Regarding the import results, in contrast to the export case, the positive coefficient values align with the theoretical expectations. However, out of the 87 products, only 19 have coefficients that are statistically significant, similar to the findings in [3]. It is worth noting that among the major HS2 codes, only product codes 30 and 44 have coefficients with significant values, but their signs are opposite.

Please note that there are several limitations in this estimation. Firstly, in the import model, it would be more appropriate to include Japan's GDP instead of the trading partner's GDP. Secondly, we present the p-values for $\lambda_1$ and $\rho_j$ instead of normalized values. This is due to the limited flexibility of the Python package used for analysis, and it is better to use Stata for conducting this analysis.

Export Results

Import Results

Disscussion and Conclusion

Our project findings suggest that the relationship between trade flows and exchange rates is weaker than expected, providing limited support for the J-curve hypothesis. This insight is crucial for policymakers as it indicates that there are other significant factors influencing trade flows. While we did not delve into specific reasons within the scope of this study, industry structures and demand might play a crucial role in determining trade flows.

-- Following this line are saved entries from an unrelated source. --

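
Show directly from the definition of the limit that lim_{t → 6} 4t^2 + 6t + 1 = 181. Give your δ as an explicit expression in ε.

Fix ε > 0. We want δ > 0 such that 0 < |t − 6| < δ implies |(4t^2 + 6t + 1) − 181| < ε.
(4t^2 + 6t + 1) − 181 = 4t^2 + 6t - 180 = (t − 6)(4t + 30).
So |(4t^2 + 6t + 1) − 181| = |t − 6|·|4t + 30|.
Require δ ≤ 1. Then |t − 6| < 1 gives |t| < 7, and by the triangle inequality |4t + 30| ≤ 4·7 + 30 = 58.
Hence |(4t^2 + 6t + 1) − 181| ≤ 58|t − 6| < ε provided |t − 6| < ε/58.
Take δ = min(1, ε/58). Then 0 < |t − 6| < δ gives both |t − 6| < 1 and |t − 6| < ε/58, so |(4t^2 + 6t + 1) − 181| < ε.

δ = min(1, ε/58)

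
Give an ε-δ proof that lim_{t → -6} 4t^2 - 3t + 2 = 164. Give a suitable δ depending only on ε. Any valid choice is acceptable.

Fix ε > 0. We want δ > 0 such that 0 < |t + 6| < δ implies |(4t^2 - 3t + 2) − 164| < ε.
(4t^2 - 3t + 2) − 164 = 4t^2 - 3t - 162 = (t + 6)(4t - 27).
So |(4t^2 - 3t + 2) − 164| = |t + 6|·|4t - 27|.
Require δ ≤ 1. Then |t + 6| < 1 gives |t| < 7, and by the triangle inequality |4t - 27| ≤ 4·7 + 27 = 55.
Hence |(4t^2 - 3t + 2) − 164| ≤ 55|t + 6| < ε provided |t + 6| < ε/55.
Choosing δ = min(1, ε/55) ensures both conditions, hence |(4t^2 - 3t + 2) − 164| < ε.

δ = min(1, ε/55)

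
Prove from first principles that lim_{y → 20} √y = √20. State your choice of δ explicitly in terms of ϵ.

δ = min(20, √20·ϵ)

Let ϵ > 0 be given. We want δ > 0 such that 0 < |y − 20| < δ implies |√y − √20| < ϵ.
Multiplying by the conjugate, |√y − √20| = |y − 20|/(√y + √20).
Restrict δ ≤ 20 so that |y − 20| < 20 forces y > 0, and then √y + √20 > √20.
Hence |√y − √20| < |y − 20|/√20, which is < ϵ once |y − 20| < √20·ϵ.
Take δ = min(20, √20·ϵ). If 0 < |y − 20| < δ then y > 0 and |√y − √20| < |y − 20|/√20 < ϵ.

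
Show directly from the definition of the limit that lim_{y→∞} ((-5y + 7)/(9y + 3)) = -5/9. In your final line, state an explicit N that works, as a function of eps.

N = (26/27)/eps

Suppose eps > 0. We seek N > 0 such that y > N implies |(-5y + 7)/(9y + 3) + 5/9| < eps.
(-5y + 7)/(9y + 3) + 5/9 = (9(-5y + 7) − (-5)(9y + 3)) / (9(9y + 3)) = 78/(9(9y + 3)).
For y > 0 we have 9y + 3 > 9y, so |(-5y + 7)/(9y + 3) + 5/9| = 78/(9(9y + 3)) < 78/(9·9y) = (26/27)/y.
Thus |(-5y + 7)/(9y + 3) + 5/9| < eps whenever y > (26/27)/eps.
Take N = (26/27)/eps. If y > N then |(-5y + 7)/(9y + 3) + 5/9| < (26/27)/y < eps.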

From a large-scale computing perspective, employing Pyspark proved to be highly effective in handling large datasets. However, working with econometric models posed challenges as neither PySpark nor Dask support the majority of models available in Stata or R. Therefore, considering the utilization of Stata in the Midway2 environment might be a more suitable option for future endeavors involving econometrics.

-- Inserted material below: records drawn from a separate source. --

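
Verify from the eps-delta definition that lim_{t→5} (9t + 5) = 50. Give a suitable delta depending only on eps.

Let eps > 0 be given. We need delta > 0 so that 0 < |t − 5| < delta implies |(9t + 5) − 50| < eps.
|(9t + 5) − 50| = |9t - 45| = 9|t − 5|.
Thus it suffices that |t − 5| < eps/9.
Choosing delta = eps/9 gives |(9t + 5) − 50| = 9|t − 5| < eps whenever |t − 5| < delta.

delta = eps/9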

In conclusion, our project contributes to the understanding of the intricate relationship between exchange rates and trade flows with granular data. While the J-curve hypothesis did not hold strong empirical support, it highlights the importance of considering other factors influencing trade dynamics. Further research and analysis are necessary to explore and identify the structural reasons within industries and demand that exert significant influence on trade flows.

References

[1] Krugman, P., Obstfeld, M., Melitz, M. 2018. International Economics: Theory and Policy. Pearson Education Limited.

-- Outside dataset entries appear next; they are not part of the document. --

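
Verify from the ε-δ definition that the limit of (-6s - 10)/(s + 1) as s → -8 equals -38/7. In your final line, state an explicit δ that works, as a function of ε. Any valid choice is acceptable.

δ = min(7/2, (49/8)ε)

Suppose ε > 0. We want δ > 0 with 0 < |s + 8| < δ ⇒ |(-6s - 10)/(s + 1) + 38/7| < ε.
Combining over a common denominator, (-6s - 10)/(s + 1) + 38/7 = [(-6s - 10)·(-7) − 38·(s + 1)] / [(-7)·(s + 1)] = 4(s + 8) / ((-7)(s + 1)).
So |(-6s - 10)/(s + 1) + 38/7| = 4|s + 8| / (7·|s + 1|).
Restrict δ ≤ 7/2. Then |s + 8| < 7/2 gives |s + 1| = |(s + 8) + (-7)| ≥ 7 − 7/2 = 7/2.
Hence |(-6s - 10)/(s + 1) + 38/7| < 4|s + 8|/(7·(7/2)) = (8/49)|s + 8|, which is < ε once |s + 8| < (49/8)ε.
Take δ = min(7/2, (49/8)ε). Then 0 < |s + 8| < δ forces both bounds, so |(-6s - 10)/(s + 1) + 38/7| < ε.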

[2] Bahmani-Oskooee, M., and Ratha, A. 2004. The J-curve：a literature review. Applied economics, 36(13), 1377–1398.

[3] Bahmani-Oskooee, Mohsen, and Zohre Ardalani. 2006. Exchange Rate Sensitivity of U.S. Trade Flows: Evidence from Industry Data. Southern Economic Journal 72, no. 3 (2006): 542–59.

[4] Bahmani-Oskooee, M., & Aftab, M. 2017. On the asymmetric effects of exchange rate volatility on trade flows: New evidence from US-Malaysia trade at the industry level. Economic Modelling, 63, 86-103.

[5] Shimizu, J., Sato, K. 2015. Abenomics, Yen Depreciation, Trade Deficit, and Export Competitiveness. RIETI Discussion Paper,15-E-020.